Allora il commento della PAMI alla Dichiarazione teologica conclude dicendo:
Sorprende, in un certo senso, la estrema sobrietà con cui la Dichiarazione di Czestochowa allude alle gravi conseguenze negative che, sul piano ecumenico, avrebbe la definizione dogmatica dei titoli in questione: “Infine i teologi, specialmente i non cattolici, si sono mostrati sensibili alle difficoltà ecumeniche che implicherebbe una definizione dei suddetti titoli”. Encomiabile moderazione. Perché, in definitiva, il nocciolo della questione è altrove: nella necessità di un “ulteriore approfondimento” dell'intera problematica, compiuto “in una rinnovata prospettiva trinitaria, ecclesiologica ed antropologica”.
Ma al riguardo ribatte ancora il Gherardini:
L'ambiguità c'è, ma non là dov'è stata segnalata. Non l'ambiguità di quei titoli che sintetizzano, anche lessicalmente, le corrispettive dottrine, ma l'ambiguità di chi si proclama d'accordo con le dottrine e non accetta i titoli. È il caso del servizio che la Pontificia Accademia Mariana Internazionale pubblicò su “L'Osservatore Romano” del 4 giugno 1997, p. 10, seguito a p. 10-11 da un articolo di S.M. Perrella sull'attualità della questione. Due scritti egregi, animati da un'ottima intenzione, quella di ricercare le ragioni che consiglian il rifiuto, o l'accantonamento di certi titoli per una migliore comprensione della soggiacente dottrina. Peccato che non si colga l'ambiguità nella separazione della dottrina dai titoli che l'esprimono.
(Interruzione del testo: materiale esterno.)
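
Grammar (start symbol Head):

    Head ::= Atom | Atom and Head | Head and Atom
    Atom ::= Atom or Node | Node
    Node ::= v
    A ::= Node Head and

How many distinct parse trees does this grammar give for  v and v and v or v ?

4

Parse trees for v and v and v or v:
  [Head [Atom [Node v]] and [Head [Atom [Node v]] and [Head [Atom [Atom [Node v]] or [Node v]]]]]
  [Head [Atom [Node v]] and [Head [Head [Atom [Node v]]] and [Atom [Atom [Node v]] or [Node v]]]]
  [Head [Head [Atom [Node v]] and [Head [Atom [Node v]]]] and [Atom [Atom [Node v]] or [Node v]]]
  [Head [Head [Head [Atom [Node v]]] and [Atom [Node v]]] and [Atom [Atom [Node v]] or [Node v]]]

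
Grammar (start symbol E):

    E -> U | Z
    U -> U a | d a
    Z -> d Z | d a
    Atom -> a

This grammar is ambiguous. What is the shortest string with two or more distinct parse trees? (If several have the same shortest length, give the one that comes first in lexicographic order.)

d a

length 2: d a has 2 parse trees

Two derivations of d a:
  E ⇒ U ⇒ d a
  E ⇒ Z ⇒ d a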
Il gioco di parole accusa l’ambiguità di chi non è d’accordo con l’autore del libro nel ritenere che i titoli non esprimono correttamente la dottrina che ad essi si vuole attribuire. Sono posizioni teologiche diverse, tutte rispettabili e con diritto di parola, soprattutto se enunciate da teologi fra i più “affidabili”, come afferma il Gherardini a p. 54, non si sa se per convinzione o per ironia, ma non vogliamo entrare nella questione. Scopo della dichiarazione della PAMI era quello di mettere in luce il divario di posizioni. E tale scopo è stato raggiunto.
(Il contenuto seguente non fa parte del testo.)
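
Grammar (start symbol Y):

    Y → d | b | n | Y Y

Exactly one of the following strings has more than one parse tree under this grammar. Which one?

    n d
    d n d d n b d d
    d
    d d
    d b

d n d d n b d d

n d: 1 tree
d n d d n b d d: 429 trees
d: 1 tree
d d: 1 tree
d b: 1 tree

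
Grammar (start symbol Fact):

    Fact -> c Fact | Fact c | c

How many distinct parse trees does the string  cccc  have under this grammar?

Parse trees for cccc:
  [Fact c [Fact c [Fact c [Fact c]]]]
  [Fact c [Fact c [Fact [Fact c] c]]]
  [Fact c [Fact [Fact c [Fact c]] c]]
  [Fact c [Fact [Fact [Fact c] c] c]]
  [Fact [Fact c [Fact c [Fact c]]] c]
  [Fact [Fact c [Fact [Fact c] c]] c]
  [Fact [Fact [Fact c [Fact c]] c] c]
  [Fact [Fact [Fact [Fact c] c] c] c]

8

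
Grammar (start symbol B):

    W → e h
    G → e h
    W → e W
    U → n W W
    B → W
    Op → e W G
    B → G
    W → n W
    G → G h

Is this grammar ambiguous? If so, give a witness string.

Witness: e h

Derivation 1: B ⇒ W ⇒ e h
Derivation 2: B ⇒ G ⇒ e h

Two distinct leftmost derivations for the same string.

Ambiguous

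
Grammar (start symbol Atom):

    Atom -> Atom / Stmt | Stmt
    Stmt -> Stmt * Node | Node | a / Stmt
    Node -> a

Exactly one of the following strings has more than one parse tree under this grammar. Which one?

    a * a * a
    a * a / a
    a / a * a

a * a * a: 1 tree
a * a / a: 1 tree
a / a * a: 3 trees

a / a * a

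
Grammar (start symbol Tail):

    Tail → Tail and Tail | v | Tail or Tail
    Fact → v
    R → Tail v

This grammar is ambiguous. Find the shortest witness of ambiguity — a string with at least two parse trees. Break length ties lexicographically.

v and v and v

length 1: no string has ≥2 trees
length 3: no string has ≥2 trees
length 5: v and v and v has 2 parse trees

Two derivations of v and v and v:
  Tail ⇒ Tail and Tail ⇒ Tail and Tail and Tail ⇒ v and Tail and Tail ⇒ v and v and Tail ⇒ v and v and v
  Tail ⇒ Tail and Tail ⇒ v and Tail ⇒ v and Tail and Tail ⇒ v and v and Tail ⇒ v and v and v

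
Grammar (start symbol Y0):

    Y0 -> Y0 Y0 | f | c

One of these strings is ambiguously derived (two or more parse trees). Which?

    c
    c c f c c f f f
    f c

c: 1 tree
c c f c c f f f: 429 trees
f c: 1 tree

c c f c c f f f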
L’amarezza ci viene solo dall’aver constatato l’ambiguità con cui mons. Gherardini ha riportato e interpretato il testo di questa dichiarazione. Ci auguriamo solo che questa ambiguità non comprometta la credibilità di tutto il suo libro, altrimenti la sua opera potrebbe diventare un altro ostacolo alla causa della Corredenzione di Maria. Di certo crediamo che un certo modo di fare teologia, che non tiene conto di un linguaggio e delle indicazioni metodologiche date dal magistero conciliare, non sia molto producente soprattutto nei confronti di chi guarda ancora con sospetto l’argomento mariano.